D’une façon générale, personne, aujourd’hui, n’est en mesure de dire avec certitude l’ampleur et la durée des effets de la crise internationale, ni évaluer son impact prévisible sur l’économie réelle des pays développés et encore moins sur les conditions de vie dans les pays en développement. Ce qui est par contre évident, en termes de prospective, c’est que les sources d’accumulation des richesses et des profits devraient, dans tous les cas, connaître une nouvelle hiérarchisation de leur priorité dans les investissements à l’échelle internationale.
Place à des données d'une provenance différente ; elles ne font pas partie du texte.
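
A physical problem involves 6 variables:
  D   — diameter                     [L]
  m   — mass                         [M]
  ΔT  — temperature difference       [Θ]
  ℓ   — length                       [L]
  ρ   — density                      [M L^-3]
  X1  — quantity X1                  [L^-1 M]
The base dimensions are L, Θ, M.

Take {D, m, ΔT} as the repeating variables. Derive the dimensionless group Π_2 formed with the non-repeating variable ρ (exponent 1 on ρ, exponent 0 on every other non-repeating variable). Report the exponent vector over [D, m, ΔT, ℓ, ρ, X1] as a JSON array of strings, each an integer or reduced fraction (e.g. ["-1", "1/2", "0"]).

["3", "-1", "0", "0", "1", "0"]

Dimensional matrix (L×Θ×M by D×m×ΔT×ℓ×ρ×X1):
  L: [ 1  0  0  1 -3 -1]
  Θ: [ 0  0  1  0  0  0]
  M: [ 0  1  0  0  1  1]
Row reduction gives pivot columns D,m,ΔT; rank = 3
Repeat: D,m,ΔT; free: ℓ,ρ,X1
RREF:
  r0: [   1    0    0    1   -3   -1]
  r1: [   0    1    0    0    1    1]
  r2: [   0    0    1    0    0    0]
Fix exponent of ρ at 1, ℓ at 0, X1 at 0; solve each RREF row for its pivot's exponent:
  r0: exp(D) + (-3)·1 = 0 ⇒ exp(D) = 3
  r1: exp(m) + (1)·1 = 0 ⇒ exp(m) = -1
  r2: exp(ΔT) + (0)·1 = 0 ⇒ exp(ΔT) = 0
Π_2 = D^3 · m^-1 · ρ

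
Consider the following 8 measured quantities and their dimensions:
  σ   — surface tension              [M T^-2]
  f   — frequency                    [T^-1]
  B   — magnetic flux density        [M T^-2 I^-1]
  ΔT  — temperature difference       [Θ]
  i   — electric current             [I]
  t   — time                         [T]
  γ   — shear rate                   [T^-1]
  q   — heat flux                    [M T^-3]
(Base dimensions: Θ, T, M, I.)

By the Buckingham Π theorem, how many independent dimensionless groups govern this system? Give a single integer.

4

Dimensional matrix (Θ×T×M×I by σ×f×B×ΔT×i×t×γ×q):
  Θ: [ 0  0  0  1  0  0  0  0]
  T: [-2 -1 -2  0  0  1 -1 -3]
  M: [ 1  0  1  0  0  0  0  1]
  I: [ 0  0 -1  0  1  0  0  0]
Echelon form has 4 nonzero rows (pivots: σ,f,B,ΔT)
n=8, r=4 ⇒ 4 dimensionless groups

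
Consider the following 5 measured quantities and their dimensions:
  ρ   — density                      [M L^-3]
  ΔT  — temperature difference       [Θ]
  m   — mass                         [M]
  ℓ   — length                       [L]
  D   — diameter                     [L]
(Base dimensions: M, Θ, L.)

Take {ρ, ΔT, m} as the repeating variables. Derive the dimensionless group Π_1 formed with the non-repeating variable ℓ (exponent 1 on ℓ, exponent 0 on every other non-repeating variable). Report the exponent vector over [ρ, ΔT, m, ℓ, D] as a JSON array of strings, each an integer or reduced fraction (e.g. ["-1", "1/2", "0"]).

["1/3", "0", "-1/3", "1", "0"]

Write exponents as rows M,Θ,L / cols ρ,ΔT,m,ℓ,D:
  M: [ 1  0  1  0  0]
  Θ: [ 0  1  0  0  0]
  L: [-3  0  0  1  1]
RREF → pivots at {ρ,ΔT,m} ⇒ r = 3
Repeat: ρ,ΔT,m; free: ℓ,D
RREF:
  r0: [   1    0    0 -1/3 -1/3]
  r1: [   0    1    0    0    0]
  r2: [   0    0    1  1/3  1/3]
Fix exponent of ℓ at 1, D at 0; solve each RREF row for its pivot's exponent:
  r0: exp(ρ) + (-1/3)·1 = 0 ⇒ exp(ρ) = 1/3
  r1: exp(ΔT) + (0)·1 = 0 ⇒ exp(ΔT) = 0
  r2: exp(m) + (1/3)·1 = 0 ⇒ exp(m) = -1/3
Π_1 = ρ^(1/3) · m^(-1/3) · ℓ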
Les énergies renouvelables, l’environnement, l’économie du savoir, la réduction des inégalités, les intégrations régionales seraient appelées à être les nouveaux moteurs de l’économie mondiale. Ceci risque d’approfondir davantage les inégalités entre pays développés et pays en voie de développement.

Aussi, par delà les OMD, le Maroc peut-il se féliciter de la volonté de son Roi d’engager une nouvelle génération de réformes et de projets pour inscrire le développement du pays dans les perspectives d’évolution prévisible des économies développées. La création du Conseil Economique et Social avec des prérogatives en matière de planification stratégique, la régionalisation avancée appelée à transformer le paysage institutionnel du pays et la dynamisation de son développement économique et social, en parallèle avec la promotion de nouvelles sources d’énergie et de croissance verte, sont déjà autant d’expressions fortes de cette volonté Royale. Après avoir résorbé ses déficits sociaux, le Maroc présente, ainsi, l’image d’un pays déterminé à édifier le modèle futur de son développement économique et social.

Au terme de cette présentation, il est pertinent de remarquer que la richesse des débats auxquels a donné lieu le rapport national sur les OMD et l’intérêt qu’il a suscité dans plusieurs secteurs de l’opinion publique, procèdent, en fait, de cette analyse globale qui a présidé, comme c’est la norme, à son élaboration et à sa présentation. La qualité de ces débats ne fait, en revanche, que ressortir la faible capacité des indicateurs composites tels que l’IDH à produire, en raison de leur contenu réducteur, autant d’impact sur la nécessaire sensibilisation des citoyens aux multiples enjeux du développement humain.